Our main objective was to visit the church where John Carpenter set his horror classic Prince of Darkness, which we’d just seen in 35mm at the Hollywood Theatre with soundtrack composer Alan Howarth performing a medley of his works afterwards.
And there it was:
The space is now the LA Artcore Union Center for the Arts, but enough of the film-infused ambience is there.
Remember the bit where Alice Cooper’s creepy vagrant skewers the graduate researcher with a bicycle? And the bit where the green goo zombies get tossed out the window? That’s the alley where the magic happened!
The spot where that guy turns into a pile of insects? It’s still a parking lot, but a paid one. Kinda like the spot in East London where Mary Kelly was murdered is now a car park (i.e., parking garage). I seem to recall that the Soviet NKVD had buried Hitler’s remains in an East German parking lot at some point. Death = parking? Anyway….
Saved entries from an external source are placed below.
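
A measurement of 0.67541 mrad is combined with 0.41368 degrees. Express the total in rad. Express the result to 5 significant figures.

0.0078955 radians

0.67541 mrad = 0.000675410 rad and 0.41368 ° = 0.00722008 rad.
0.000675410 + 0.00722008 ≈ 0.0078955 rad.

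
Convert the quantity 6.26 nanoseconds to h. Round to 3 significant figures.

1.74 × 10^-12 h

1 nanosecond = 2.77778 × 10^-13 h.
6.26 × 2.77778 × 10^-13 ≈ 1.74 × 10^-12 h.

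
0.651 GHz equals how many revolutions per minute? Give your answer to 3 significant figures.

1 gigahertz = 6.00000e+10 revolutions per minute.
0.651 × 6.00000e+10 ≈ 3.91e+10 rpm.

3.91e+10 rpm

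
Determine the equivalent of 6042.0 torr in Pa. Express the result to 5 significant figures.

805530 Pa

1 torr = 133.322 Pa.
6042.0 × 133.322 ≈ 805530 Pa.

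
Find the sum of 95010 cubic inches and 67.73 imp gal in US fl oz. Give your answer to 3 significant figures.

95010 in³ = 52646.2 US fl oz and 67.73 imp gal = 10411.6 US fl oz.
52646.2 + 10411.6 ≈ 63100 US fl oz.

63100 US fluid ounces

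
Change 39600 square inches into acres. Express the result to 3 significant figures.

0.00631 acre

1 in² = 1.59423e-7 acre.
Then 39600 × 1.59423e-7 ≈ 0.00631 acre.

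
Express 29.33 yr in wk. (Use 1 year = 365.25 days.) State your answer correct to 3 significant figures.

1 yr = 52.1786 wk.
Thus 29.33 × 52.1786 ≈ 1530 wk.

1530 wk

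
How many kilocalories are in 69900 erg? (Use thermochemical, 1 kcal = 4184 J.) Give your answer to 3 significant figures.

1 erg = 2.39006 × 10^-11 kilocalories.
Then 69900 × 2.39006 × 10^-11 ≈ 1.67 × 10^-6 kcal.

1.67 × 10^-6 kcal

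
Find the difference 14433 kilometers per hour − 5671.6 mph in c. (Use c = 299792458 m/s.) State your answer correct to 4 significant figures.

4.916 × 10^-6 c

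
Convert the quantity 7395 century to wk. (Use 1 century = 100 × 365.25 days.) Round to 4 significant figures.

1 century = 5217.86 weeks.
Thus 7395 × 5217.86 ≈ 3.859e+7 wk.

3.859e+7 wk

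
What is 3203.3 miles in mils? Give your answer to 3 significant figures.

2.03 × 10^11 mils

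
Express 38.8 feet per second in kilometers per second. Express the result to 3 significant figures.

1 ft/s = 0.000304800 km/s.
So 38.8 × 0.000304800 ≈ 0.0118 km/s.

0.0118 km/s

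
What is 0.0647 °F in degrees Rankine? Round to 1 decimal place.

°R = °F + 459.67.
Applying the formula gives 459.7 °R.

459.7 degrees Rankine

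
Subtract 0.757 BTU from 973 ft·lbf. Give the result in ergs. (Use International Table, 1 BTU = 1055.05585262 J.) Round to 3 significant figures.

5.21 × 10^9 erg

973 ft·lbf = 1.31921 × 10^10 erg and 0.757 BTU = 7.98677 × 10^9 erg.
1.31921 × 10^10 − 7.98677 × 10^9 ≈ 5.21 × 10^9 erg.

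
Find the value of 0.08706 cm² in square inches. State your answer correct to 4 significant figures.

0.01349 square inches

1 cm² = 0.155000 in².
Then 0.08706 × 0.155000 ≈ 0.01349 in².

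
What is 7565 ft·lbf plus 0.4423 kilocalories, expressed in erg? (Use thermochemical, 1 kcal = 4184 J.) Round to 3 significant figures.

1.21e+11 erg

7565 ft·lbf = 1.02568e+11 erg and 0.4423 kcal = 1.85058e+10 erg.
1.02568e+11 + 1.85058e+10 ≈ 1.21e+11 erg.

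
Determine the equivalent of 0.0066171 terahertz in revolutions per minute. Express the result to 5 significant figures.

3.9703 × 10^11 revolutions per minute

1 THz = 6.00000 × 10^13 rpm.
Thus 0.0066171 × 6.00000 × 10^13 ≈ 3.9703 × 10^11 rpm.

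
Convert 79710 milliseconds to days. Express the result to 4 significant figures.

0.0009226 d

1 millisecond = 1.15741e-8 days.
Then 79710 × 1.15741e-8 ≈ 0.0009226 d.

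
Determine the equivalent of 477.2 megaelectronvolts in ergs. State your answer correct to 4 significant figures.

1 MeV = 1.60218e-6 erg.
Then 477.2 × 1.60218e-6 ≈ 0.0007646 erg.

0.0007646 erg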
I’m sure the Union Center folks see people like us skulk around the space on a regular basis, geeking out about John Carpenter, etc. I’m glad they don’t seem to mind.
A bit of wandering around Little Tokyo afterwards…
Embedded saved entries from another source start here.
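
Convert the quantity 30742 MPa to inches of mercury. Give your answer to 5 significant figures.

9.0781e+6 inHg

1 MPa = 295.300 inHg.
So 30742 × 295.300 ≈ 9.0781e+6 inHg.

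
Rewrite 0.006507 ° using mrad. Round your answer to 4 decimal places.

0.1136 milliradians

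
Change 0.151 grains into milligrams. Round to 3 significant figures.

9.78 milligrams

1 gr = 64.7989 mg.
Thus 0.151 × 64.7989 ≈ 9.78 mg.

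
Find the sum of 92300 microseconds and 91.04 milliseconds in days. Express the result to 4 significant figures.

2.122 × 10^-6 d

92300 μs = 1.06829 × 10^-6 d and 91.04 ms = 1.05370 × 10^-6 d.
1.06829 × 10^-6 + 1.05370 × 10^-6 ≈ 2.122 × 10^-6 d.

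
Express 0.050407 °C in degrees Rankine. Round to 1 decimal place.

491.8 °R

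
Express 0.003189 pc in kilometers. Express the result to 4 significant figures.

9.840e+10 km

1 pc = 3.08568e+13 kilometers.
Thus 0.003189 × 3.08568e+13 ≈ 9.840e+10 km.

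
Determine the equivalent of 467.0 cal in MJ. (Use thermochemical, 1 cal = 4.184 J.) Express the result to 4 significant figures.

1 cal = 4.18400e-6 MJ.
Then 467.0 × 4.18400e-6 ≈ 0.001954 MJ.

0.001954 megajoules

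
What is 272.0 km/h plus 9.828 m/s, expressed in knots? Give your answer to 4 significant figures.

166.0 knots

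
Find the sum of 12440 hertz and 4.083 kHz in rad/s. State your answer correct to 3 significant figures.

104000 radians per second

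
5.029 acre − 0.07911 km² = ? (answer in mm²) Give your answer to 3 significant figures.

5.029 acre = 2.03516 × 10^10 mm² and 0.07911 km² = 7.91100 × 10^10 mm².
2.03516 × 10^10 − 7.91100 × 10^10 ≈ -5.88 × 10^10 mm².

-5.88 × 10^10 mm²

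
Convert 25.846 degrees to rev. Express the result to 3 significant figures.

0.0718 rev

1 degree = 0.00277778 rev.
Then 25.846 × 0.00277778 ≈ 0.0718 rev.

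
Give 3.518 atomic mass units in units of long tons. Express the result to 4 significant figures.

5.750 × 10^-30 long ton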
…and made our way to the Echo Park neighborhood for a bit of delicious Thai food…
…and record shopping…
…and back to the AirBnB, at which point Nancy went over to the Silver Lake Dog Park to witness the dressed-up and put-upon canines of the Howl-o-ween Costume Contest. I took a nap. Yes, I missed out.
Rock Out with the Sox Out
It says a lot about how out of touch I am with the world sports in that I had no idea that (a) the World Series was happening and (b) was happening at Dodger Stadium, which is a long stone’s throw from the AirBnB, but is close enough to see wrecking astronomers’ views with light pollution (not that I saw too many telescope jockeys).
We headed back to Echo Park and witnessed a minor miracle of an open parking spot relatively close to Echoplex (the venue where our friends were playing). On a complete aside, the rear camera in the Kia Soul is a godsend when it comes to parallel parking.
The Ocean Blue and The Luxembourg Signal
Our friend Beth sings with The Luxembourg Signal, and our friend Oed plays guitar and keyboards (and sings) with The Ocean Blue. Both bands don’t play out much as their members are geographically scattered (across continents in case of The Luxembourg Signal). So shows by either band are pretty rare, requiring not a little bit of logistical heavy lifting to make them happen.
It was a fabulous show with both bands in proverbial top form before a full house of enthusiastic fans, and my typically overanalytical brain stopped taking notes to simply enjoy the evening of music and friends.
I got to finally meet in person a music pen pal of sorts from the 90’s who recently relocated to southern California, at least two other social media friends and acquaintances, one very proud parent, and Beth’s beau Bobby whose Chuck Taylors are pictured below along with Nancy’s Fluevogs and my Bogs.
We Had to Leave Los Angeles…
… but not before (a) doing some record shopping and (b) dropping a lame, sideways reference to the title track of X’s debut LP!
The Los Angeles location of Amoeba Music may be almost as large as the San Francisco one, which is pretty freakin’ huge. I suspect once upon a time I could have spent hours picking through the racks upon racks upon racks of CD’s (and emerged achy, but jubilant with a stack of deals, steals, and finds).
This time around, I found myself immediately overwhelmed by the volume of stuff, so I hung out in the parking garage, answering emails, jumping on conference calls, working on Jira tickets – basically the stuff I do normally, but not while parked under a gigantic record store.
Nancy, being more adventurous and tenacious than I, persevered through the record racks and emerged triumphant with a number of awesome finds, including the triple LP reissue of the Zweistein album.
And then, a drive to the airport, a hop on the rental car bus, a crawl through security screening, a couple of short flights that felt way longer than they were, and finally we returned home late that night.
Toot Sweet, Tout Suite
And the following day, being my birthday, we went over to Pip’s for a celebratory dozen donuts and mugs of chai! As that song went, “today was a good day,” and this trip was a good trip.